Sementara, tuntutan umat Islam untuk memproses hukum Sukmawati, Fictor Laiskodat, Cornelis, Ade Armando seperti dipandang sebelah mata. Pada kasus Ade Armando, Ust Novel bersama LBH STREET LAWYERS, telah mengajukan praperadilan dan dimenangkan hakim. Status SP3 kasus Ade Armando batal, Ade Armando ditetapkan tersangka. Seharusnya, Ade Armando segera ditangkap tapi sampai hari ini tersangka masih bergerak bebas.
 “Kami umat Islam hanya menuntut keadilan. Untuk kasus Ahok, kami harus mengerahkan 7 (tujuh) juta umat Islam untuk menuntut keadilan. Keadilan di negeti ini memang mahal. Padahal, jika tuntutan kami bukan keadilan, mudah saja mengalihkan 7 juta masa ke istana, atau 4 juta masa pada aksi 411 untuk menduduki DPR. Sekali lagi, kami hanya menuntut keadilan” keluhnya.
“Pada Kasus busukma perkaranya tidak diproses, padahal laporan begitu banyak, ada 30 laporan. Terlihat sekali hukum saat ini hanya di eksploitasi menjadi alat kekuasaan. Tajam kepada umat Islam, tetapi tumpul kepada para Penista agama” tambahnya.
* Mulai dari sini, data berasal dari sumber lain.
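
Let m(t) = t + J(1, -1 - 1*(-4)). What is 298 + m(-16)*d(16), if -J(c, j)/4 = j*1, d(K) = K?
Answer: -150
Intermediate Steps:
J(c, j) = -4*j
m(t) = -12 + t (m(t) = t - 4*(-1 - 1*(-4)) = t - 4*(-1 + 4) = t - 4*3 = t - 12 = -12 + t)
298 + m(-16)*d(16) = 298 + (-12 - 16)*16 = 298 - 28*16 = 298 - 448 = -150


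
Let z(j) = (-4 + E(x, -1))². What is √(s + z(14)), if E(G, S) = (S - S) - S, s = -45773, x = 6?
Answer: 2*I*√11441 ≈ 213.93*I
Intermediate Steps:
E(G, S) = -S (E(G, S) = 0 - S = -S)
z(j) = 9 (z(j) = (-4 - 1*(-1))² = (-4 + 1)² = (-3)² = 9)
√(s + z(14)) = √(-45773 + 9) = √(-45764) = 2*I*√11441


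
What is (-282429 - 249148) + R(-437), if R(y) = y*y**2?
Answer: -83985030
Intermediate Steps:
R(y) = y**3
(-282429 - 249148) + R(-437) = (-282429 - 249148) + (-437)**3 = -531577 - 83453453 = -83985030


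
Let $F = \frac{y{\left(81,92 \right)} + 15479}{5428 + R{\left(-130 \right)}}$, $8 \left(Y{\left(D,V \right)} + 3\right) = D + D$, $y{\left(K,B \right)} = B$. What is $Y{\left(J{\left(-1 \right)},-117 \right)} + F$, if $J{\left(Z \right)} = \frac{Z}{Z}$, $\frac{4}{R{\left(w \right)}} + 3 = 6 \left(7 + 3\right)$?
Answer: $\frac{36697}{309400} \approx 0.11861$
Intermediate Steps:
$R{\left(w \right)} = \frac{4}{57}$ ($R{\left(w \right)} = \frac{4}{-3 + 6 \left(7 + 3\right)} = \frac{4}{-3 + 6 \cdot 10} = \frac{4}{-3 + 60} = \frac{4}{57}$)
$J{\left(Z \right)} = 1$
$Y{\left(D,V \right)} = -3 + \frac{D}{4}$ ($Y{\left(D,V \right)} = -3 + \frac{D + D}{8} = -3 + \frac{2 D}{8} = -3 + \frac{D}{4}$)
$F = \frac{887547}{309400}$ ($F = \frac{92 + 15479}{5428 + \frac{4}{57}} = \frac{15571}{\frac{309400}{57}} = 15571 \cdot \frac{57}{309400} = \frac{887547}{309400} \approx 2.8686$)
$Y{\left(J{\left(-1 \right)},-117 \right)} + F = \left(-3 + \frac{1}{4} \cdot 1\right) + \frac{887547}{309400} = \left(-3 + \frac{1}{4}\right) + \frac{887547}{309400} = - \frac{11}{4} + \frac{887547}{309400} = \frac{36697}{309400}$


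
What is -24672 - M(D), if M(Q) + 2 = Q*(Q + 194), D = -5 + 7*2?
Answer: -26497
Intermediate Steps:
D = 9 (D = -5 + 14 = 9)
M(Q) = -2 + Q*(194 + Q) (M(Q) = -2 + Q*(Q + 194) = -2 + Q*(194 + Q))
-24672 - M(D) = -24672 - (-2 + 9² + 194*9) = -24672 - (-2 + 81 + 1746) = -24672 - 1*1825 = -24672 - 1825 = -26497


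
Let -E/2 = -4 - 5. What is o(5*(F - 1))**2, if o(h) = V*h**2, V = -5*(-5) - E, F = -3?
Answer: 7840000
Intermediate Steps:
E = 18 (E = -2*(-4 - 5) = -2*(-9) = 18)
V = 7 (V = -5*(-5) - 1*18 = 25 - 18 = 7)
o(h) = 7*h**2
o(5*(F - 1))**2 = (7*(5*(-3 - 1))**2)**2 = (7*(5*(-4))**2)**2 = (7*(-20)**2)**2 = (7*400)**2 = 2800**2 = 7840000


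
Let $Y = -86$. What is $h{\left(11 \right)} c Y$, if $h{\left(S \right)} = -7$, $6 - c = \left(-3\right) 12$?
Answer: $25284$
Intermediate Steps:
$c = 42$ ($c = 6 - \left(-3\right) 12 = 6 - -36 = 6 + 36 = 42$)
$h{\left(11 \right)} c Y = \left(-7\right) 42 \left(-86\right) = \left(-294\right) \left(-86\right) = 25284$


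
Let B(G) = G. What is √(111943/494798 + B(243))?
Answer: √59547878947886/494798 ≈ 15.596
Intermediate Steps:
√(111943/494798 + B(243)) = √(111943/494798 + 243) = √(120347857/494798) = √59547878947886/494798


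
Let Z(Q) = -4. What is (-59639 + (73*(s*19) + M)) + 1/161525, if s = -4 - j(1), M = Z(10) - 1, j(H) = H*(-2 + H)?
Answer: -10306102624/161525 ≈ -63805.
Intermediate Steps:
M = -5 (M = -4 - 1 = -5)
s = -3 (s = -4 - (-2 + 1) = -4 - (-1) = -4 - 1*(-1) = -4 + 1 = -3)
(-59639 + (73*(s*19) + M)) + 1/161525 = (-59639 + (73*(-3*19) - 5)) + 1/161525 = (-59639 + (73*(-57) - 5)) + 1/161525 = (-59639 + (-4161 - 5)) + 1/161525 = (-59639 - 4166) + 1/161525 = -63805 + 1/161525 = -10306102624/161525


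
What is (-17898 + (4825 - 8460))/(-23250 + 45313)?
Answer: -21533/22063 ≈ -0.97598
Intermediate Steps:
(-17898 + (4825 - 8460))/(-23250 + 45313) = (-17898 - 3635)/22063 = -21533*1/22063 = -21533/22063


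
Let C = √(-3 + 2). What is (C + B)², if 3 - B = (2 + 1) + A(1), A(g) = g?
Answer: (1 - I)² ≈ -2.0*I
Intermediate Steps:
B = -1 (B = 3 - ((2 + 1) + 1) = 3 - (3 + 1) = 3 - 1*4 = 3 - 4 = -1)
C = I (C = √(-1) = I ≈ 1.0*I)
(C + B)² = (I - 1)² = (-1 + I)²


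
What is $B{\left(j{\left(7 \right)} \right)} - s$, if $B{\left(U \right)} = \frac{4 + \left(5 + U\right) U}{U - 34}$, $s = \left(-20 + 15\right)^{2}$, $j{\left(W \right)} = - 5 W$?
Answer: $- \frac{2779}{69} \approx -40.275$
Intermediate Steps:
$s = 25$ ($s = \left(-5\right)^{2} = 25$)
$B{\left(U \right)} = \frac{4 + U \left(5 + U\right)}{-34 + U}$
$B{\left(j{\left(7 \right)} \right)} - s = \frac{4 + \left(\left(-5\right) 7\right)^{2} + 5 \left(\left(-5\right) 7\right)}{-34 - 35} - 25 = \frac{4 + \left(-35\right)^{2} + 5 \left(-35\right)}{-34 - 35} - 25 = \frac{4 + 1225 - 175}{-69} - 25 = \left(- \frac{1}{69}\right) 1054 - 25 = - \frac{1054}{69} - 25 = - \frac{2779}{69}$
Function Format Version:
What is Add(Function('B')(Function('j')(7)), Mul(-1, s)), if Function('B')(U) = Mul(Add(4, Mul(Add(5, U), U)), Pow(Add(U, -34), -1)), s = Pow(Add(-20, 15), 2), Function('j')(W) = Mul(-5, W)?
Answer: Rational(-2779, 69) ≈ -40.275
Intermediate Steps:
s = 25 (s = Pow(-5, 2) = 25)
Function('B')(U) = Mul(Pow(Add(-34, U), -1), Add(4, Mul(U, Add(5, U)))) (Function('B')(U) = Mul(Add(4, Mul(U, Add(5, U))), Pow(Add(-34, U), -1)) = Mul(Pow(Add(-34, U), -1), Add(4, Mul(U, Add(5, U)))))
Add(Function('B')(Function('j')(7)), Mul(-1, s)) = Add(Mul(Pow(Add(-34, Mul(-5, 7)), -1), Add(4, Pow(Mul(-5, 7), 2), Mul(5, Mul(-5, 7)))), Mul(-1, 25)) = Add(Mul(Pow(Add(-34, -35), -1), Add(4, Pow(-35, 2), Mul(5, -35))), -25) = Add(Mul(Pow(-69, -1), Add(4, 1225, -175)), -25) = Add(Mul(Rational(-1, 69), 1054), -25) = Add(Rational(-1054, 69), -25) = Rational(-2779, 69)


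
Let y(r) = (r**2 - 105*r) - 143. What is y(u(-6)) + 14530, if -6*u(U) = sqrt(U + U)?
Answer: 43160/3 + 35*I*sqrt(3) ≈ 14387.0 + 60.622*I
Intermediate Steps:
u(U) = -sqrt(2)*sqrt(U)/6 (u(U) = -sqrt(U + U)/6 = -sqrt(2)*sqrt(U)/6)
y(r) = -143 + r**2 - 105*r
y(u(-6)) + 14530 = (-143 + (-sqrt(2)*sqrt(-6)/6)**2 - (-35)*sqrt(2)*sqrt(-6)/2) + 14530 = (-143 + (-sqrt(2)*I*sqrt(6)/6)**2 - (-35)*sqrt(2)*I*sqrt(6)/2) + 14530 = (-143 + (-I*sqrt(3)/3)**2 - (-35)*I*sqrt(3)) + 14530 = (-143 - 1/3 + 35*I*sqrt(3)) + 14530 = (-430/3 + 35*I*sqrt(3)) + 14530 = 43160/3 + 35*I*sqrt(3)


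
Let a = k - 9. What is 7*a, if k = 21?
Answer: 84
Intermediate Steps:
a = 12 (a = 21 - 9 = 12)
7*a = 7*12 = 84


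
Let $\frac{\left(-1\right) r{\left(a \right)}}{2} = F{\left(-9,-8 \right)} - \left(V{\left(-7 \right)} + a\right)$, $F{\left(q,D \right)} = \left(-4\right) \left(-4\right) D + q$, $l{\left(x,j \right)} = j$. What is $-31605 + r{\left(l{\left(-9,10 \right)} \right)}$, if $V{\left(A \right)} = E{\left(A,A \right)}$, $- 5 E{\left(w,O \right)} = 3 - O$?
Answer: $-31315$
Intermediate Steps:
$E{\left(w,O \right)} = - \frac{3}{5} + \frac{O}{5}$ ($E{\left(w,O \right)} = - \frac{3 - O}{5} = - \frac{3}{5} + \frac{O}{5}$)
$V{\left(A \right)} = - \frac{3}{5} + \frac{A}{5}$
$F{\left(q,D \right)} = q + 16 D$ ($F{\left(q,D \right)} = 16 D + q = q + 16 D$)
$r{\left(a \right)} = 270 + 2 a$ ($r{\left(a \right)} = - 2 \left(\left(-9 + 16 \left(-8\right)\right) - \left(\left(- \frac{3}{5} + \frac{1}{5} \left(-7\right)\right) + a\right)\right) = - 2 \left(\left(-9 - 128\right) - \left(\left(- \frac{3}{5} - \frac{7}{5}\right) + a\right)\right) = - 2 \left(-137 - \left(-2 + a\right)\right) = - 2 \left(-135 - a\right) = 270 + 2 a$)
$-31605 + r{\left(l{\left(-9,10 \right)} \right)} = -31605 + \left(270 + 2 \cdot 10\right) = -31605 + \left(270 + 20\right) = -31605 + 290 = -31315$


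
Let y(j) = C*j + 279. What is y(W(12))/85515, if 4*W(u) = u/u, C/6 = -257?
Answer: -71/57010 ≈ -0.0012454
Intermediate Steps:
C = -1542 (C = 6*(-257) = -1542)
W(u) = ¼ (W(u) = (u/u)/4 = (¼)*1 = ¼)
y(j) = 279 - 1542*j (y(j) = -1542*j + 279 = 279 - 1542*j)
y(W(12))/85515 = (279 - 1542*¼)/85515 = (279 - 771/2)*(1/85515) = -213/2*1/85515 = -71/57010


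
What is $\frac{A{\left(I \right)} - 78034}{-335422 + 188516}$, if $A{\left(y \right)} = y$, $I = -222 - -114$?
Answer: $\frac{39071}{73453} \approx 0.53192$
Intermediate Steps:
$I = -108$ ($I = -222 + 114 = -108$)
$\frac{A{\left(I \right)} - 78034}{-335422 + 188516} = \frac{-108 - 78034}{-335422 + 188516} = - \frac{78142}{-146906} = \left(-78142\right) \left(- \frac{1}{146906}\right) = \frac{39071}{73453}$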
Ust Novel Bamukmin juga mengungkap adanya korban meninggal di gelaran di aksi 411. dua orang Ikhwan meninggal dunia. Tetapi media tutup mata. Jika pelanggaran itu dilakukan FPI, media akan mengulang-ulang berita hingga dua bukan lamanya.
“Pada aksi 411, kami ditembaki dengan gas air mata, sakit dan sesak sekali dada ini rasanya” ungkap Ust Novel.
Diskusi berjalan dengan hangat, tampak peserta dari para advokat, tokoh dan ulama hikmat menyimak diskusi. Dalam sesi tanya jawab diskusi yang dipandu oleh Rekan Panca Putra Kurniawan ini, beberapa peserta mengajukan pertanyaan dan tanggapan kepada nara sumber yang hadir.